Friday, August 23, 2013

The Issue of Suffering, AKA Part of Why I Quit Catholicism

I was raised Roman Catholic and for most of my life, I attended church in school and then again on the weekend (because the school attendance doesn’t meet God’s weekly quota, I guess).  I went to religion classes, which then later passed off as philosophy classes.  All of it the same information molded and forcefully thrown in our faces. JESUS LOVES YOU.  Yada, yada.  And since he was my shepherd, I followed like a sheep.  Eventually, once I stopped drinking the Kool-Aid and opened my eyes, I started to really disagree with things.  

Let me say, anyone who has religion in their life, this is not an attack on you.  Unless you use your religion to be an asshole, in which case, yeah, I am attacking you.  But this disagreement for me is not about having a religion, it’s just about this particular religion I took part in while I grew up.  I’m not saying having a religion is bad.  I’m not even saying this religion is bad.  All I am saying is that I don’t agree with what this religion believes.  Okay?  Have I disclaimed from offending people?  Good, I shall continue.

We are taught that God is all-knowing and all-powerful.  Ok, I get that premise.  God is our creator and we are created in his image.  He loves us for everything we are, even though we fuck up A LOT.  That whole free will business.  So here is my issue: suffering.

There is that whole saying “When bad things happen to good people.”  Good and bad are subjective terms.  Also what might be bad for one person can inspire good in another.

And then there are little kids dying of cancer. What the hell is that, God?  

There is no good that comes out of that.  Maybe someone is inspired to do something great from seeing someone die, but why a kid?  Why create this piece of beauty in your image to then destroy it in a heinous and painful way only a few years later?  WHY?!

I’ve watched three women I care about deal with cancer.  Two women lost the fight, and the third is in remission (sigh of relief).  I watched my Great Aunt Carol, one of the brightest and liveliest women I’ve ever known, sink away from us while the terrible disease invaded her body and mind and eventually robbed her of her ability to speak.  Where is the good in that, God?  If you’re all-knowing, it means you know it is happening.  And if you’re all-powerful, why let it happen?  Why let this gift of a woman die slowly and painfully?

I can’t believe in a god that allows that.  If God truly loved us, I don’t think he would want to hurt us.  I think we hurt ourselves with our free will.  But cancer is not the result of free will.  Cancer comes from somewhere else.
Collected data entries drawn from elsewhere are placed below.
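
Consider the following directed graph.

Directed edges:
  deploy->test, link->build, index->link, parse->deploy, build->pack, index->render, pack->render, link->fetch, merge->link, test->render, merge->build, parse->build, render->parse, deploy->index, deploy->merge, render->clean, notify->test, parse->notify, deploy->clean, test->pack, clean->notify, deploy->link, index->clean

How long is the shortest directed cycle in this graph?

4

For each vertex v, BFS finds the shortest path from v back to v.
The shortest such closed walk is deploy → test → render → parse → deploy, length 4.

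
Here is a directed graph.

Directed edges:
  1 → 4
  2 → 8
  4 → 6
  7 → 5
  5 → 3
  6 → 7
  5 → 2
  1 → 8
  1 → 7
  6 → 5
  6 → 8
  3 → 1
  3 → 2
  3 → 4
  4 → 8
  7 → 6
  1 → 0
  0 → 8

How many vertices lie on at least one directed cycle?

A vertex is on a directed cycle iff it belongs to a strongly connected component of size ≥ 2 (or has a self-loop).
The vertices on cycles are {1, 3, 4, 5, 6, 7} — 6 in total.

6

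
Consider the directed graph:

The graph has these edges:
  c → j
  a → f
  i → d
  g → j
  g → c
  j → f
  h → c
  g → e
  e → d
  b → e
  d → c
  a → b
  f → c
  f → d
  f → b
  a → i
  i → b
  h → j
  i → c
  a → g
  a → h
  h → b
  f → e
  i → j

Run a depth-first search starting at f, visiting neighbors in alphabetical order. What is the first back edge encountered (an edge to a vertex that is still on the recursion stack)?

DFS from f (visiting neighbors in alphabetical order); mark gray on enter, black on exit:
f gray
  b gray
    e gray
      d gray
        c gray
          j gray
            j→f: f is gray → back edge
First back edge: j → f.

j→f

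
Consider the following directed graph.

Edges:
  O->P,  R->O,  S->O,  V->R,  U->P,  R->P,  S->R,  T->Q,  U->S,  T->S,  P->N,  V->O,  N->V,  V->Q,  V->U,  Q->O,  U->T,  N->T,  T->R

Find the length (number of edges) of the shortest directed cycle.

4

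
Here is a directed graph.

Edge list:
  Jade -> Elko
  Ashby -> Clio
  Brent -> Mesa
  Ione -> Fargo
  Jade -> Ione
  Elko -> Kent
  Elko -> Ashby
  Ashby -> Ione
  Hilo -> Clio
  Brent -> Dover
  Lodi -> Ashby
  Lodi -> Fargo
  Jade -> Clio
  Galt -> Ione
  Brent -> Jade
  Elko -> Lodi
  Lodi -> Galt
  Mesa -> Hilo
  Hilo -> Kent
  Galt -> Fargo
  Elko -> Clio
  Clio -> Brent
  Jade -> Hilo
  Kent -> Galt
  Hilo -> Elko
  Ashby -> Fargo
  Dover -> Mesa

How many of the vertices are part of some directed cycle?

9

A vertex is on a directed cycle iff it belongs to a strongly connected component of size ≥ 2 (or has a self-loop).
The vertices on cycles are {Clio, Elko, Hilo, Jade, Lodi, Mesa, Ashby, Brent, Dover} — 9 in total.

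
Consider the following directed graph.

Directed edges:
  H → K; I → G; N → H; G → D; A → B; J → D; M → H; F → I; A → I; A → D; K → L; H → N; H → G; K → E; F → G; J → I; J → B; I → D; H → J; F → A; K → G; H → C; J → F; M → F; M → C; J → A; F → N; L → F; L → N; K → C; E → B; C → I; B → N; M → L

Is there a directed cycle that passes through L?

Yes

L is on a cycle iff L can reach itself via ≥1 edge.
L → N → H → K → L — yes.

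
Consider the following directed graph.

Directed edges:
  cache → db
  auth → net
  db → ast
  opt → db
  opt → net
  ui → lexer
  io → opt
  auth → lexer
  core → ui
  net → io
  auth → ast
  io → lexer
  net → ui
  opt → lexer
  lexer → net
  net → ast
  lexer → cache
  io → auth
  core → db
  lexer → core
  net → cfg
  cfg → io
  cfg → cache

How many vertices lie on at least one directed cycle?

A vertex is on a directed cycle iff it belongs to a strongly connected component of size ≥ 2 (or has a self-loop).
The vertices on cycles are {io, ui, cfg, net, opt, auth, core, lexer} — 8 in total.

8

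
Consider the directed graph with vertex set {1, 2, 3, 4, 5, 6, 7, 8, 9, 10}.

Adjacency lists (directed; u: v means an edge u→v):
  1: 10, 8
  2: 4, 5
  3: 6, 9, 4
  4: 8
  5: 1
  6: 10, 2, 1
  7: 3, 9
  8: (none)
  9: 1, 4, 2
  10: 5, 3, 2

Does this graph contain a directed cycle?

Yes

DFS with white/gray/black marking, starting from 1:
1 gray
  10 gray
    5 gray
      5→1: 1 is gray → back edge
Back edge found, so a cycle exists: 1 → 10 → 5 → 1.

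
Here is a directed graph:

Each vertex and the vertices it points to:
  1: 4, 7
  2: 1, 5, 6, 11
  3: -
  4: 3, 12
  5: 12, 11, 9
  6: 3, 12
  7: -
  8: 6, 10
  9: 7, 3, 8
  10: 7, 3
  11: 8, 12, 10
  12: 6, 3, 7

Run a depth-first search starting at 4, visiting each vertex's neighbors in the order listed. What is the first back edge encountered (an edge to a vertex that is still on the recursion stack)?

6→12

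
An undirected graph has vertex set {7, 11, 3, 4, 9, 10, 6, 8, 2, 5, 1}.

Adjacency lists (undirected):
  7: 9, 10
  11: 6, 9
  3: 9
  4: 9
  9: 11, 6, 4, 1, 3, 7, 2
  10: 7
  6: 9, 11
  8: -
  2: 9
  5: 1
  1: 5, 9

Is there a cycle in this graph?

DFS, tracking each vertex's parent; an edge to a visited non-parent vertex closes a cycle.
Start from 6:
visit 6 (parent –)
  visit 9 (parent 6)
    visit 11 (parent 9)
      11–6: 6 visited and ≠ parent → cycle
Cycle: 6 – 9 – 11 – 6.

Yes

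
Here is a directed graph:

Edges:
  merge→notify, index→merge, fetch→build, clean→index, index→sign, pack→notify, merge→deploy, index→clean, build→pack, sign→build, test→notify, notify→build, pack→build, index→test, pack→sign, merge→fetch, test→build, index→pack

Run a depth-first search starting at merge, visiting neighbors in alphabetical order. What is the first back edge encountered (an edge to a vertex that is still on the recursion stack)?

pack->build

DFS from merge (visiting neighbors in alphabetical order); mark gray on enter, black on exit:
merge gray
  deploy gray
  deploy black
  fetch gray
    build gray
      pack gray
        pack→build: build is gray → back edge
First back edge: pack → build.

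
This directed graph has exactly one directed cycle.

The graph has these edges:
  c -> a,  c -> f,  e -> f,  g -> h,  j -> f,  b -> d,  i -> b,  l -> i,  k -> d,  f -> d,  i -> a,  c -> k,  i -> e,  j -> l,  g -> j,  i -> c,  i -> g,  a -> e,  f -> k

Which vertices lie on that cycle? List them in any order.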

Because if cancer comes from God, how does he have the authority to make shit like that happen?  Because he made us?  If that’s the case then any mother or father has justification for torturing and murdering their offspring because they made them.  

The only way I can believe in a God and wrap my head around the idea of suffering is a God that is all-knowing but not all-powerful.  I won’t believe in a God who is all-knowing and all-powerful who lets people suffer and die just because he can.  

Because if God is all-powerful and all-knowing, then he’s a sadist.


Mike said...

Is God willing to prevent evil, but not able? Then he is not omnipotent. Is he able, but not willing? Then he is malevolent. Is he both able and willing? Then whence cometh evil? Is he neither able nor willing? Then why call him God?

- Epicurus [341–270 B.C.]

C_Vin said...

'm going to say the the biggest part I have about the whole O3^B God (omniscient, omnipresent, omnipotent, and benevolent) is the last piece. It's an assumption that God is not only good, but also ONLY good. Maybe God is like the rest of us -- fucked up a whole lot and just trying to make do?

I don't know. And I don't really buy into anyone who pretends to, which is where my issue with most religions comes in.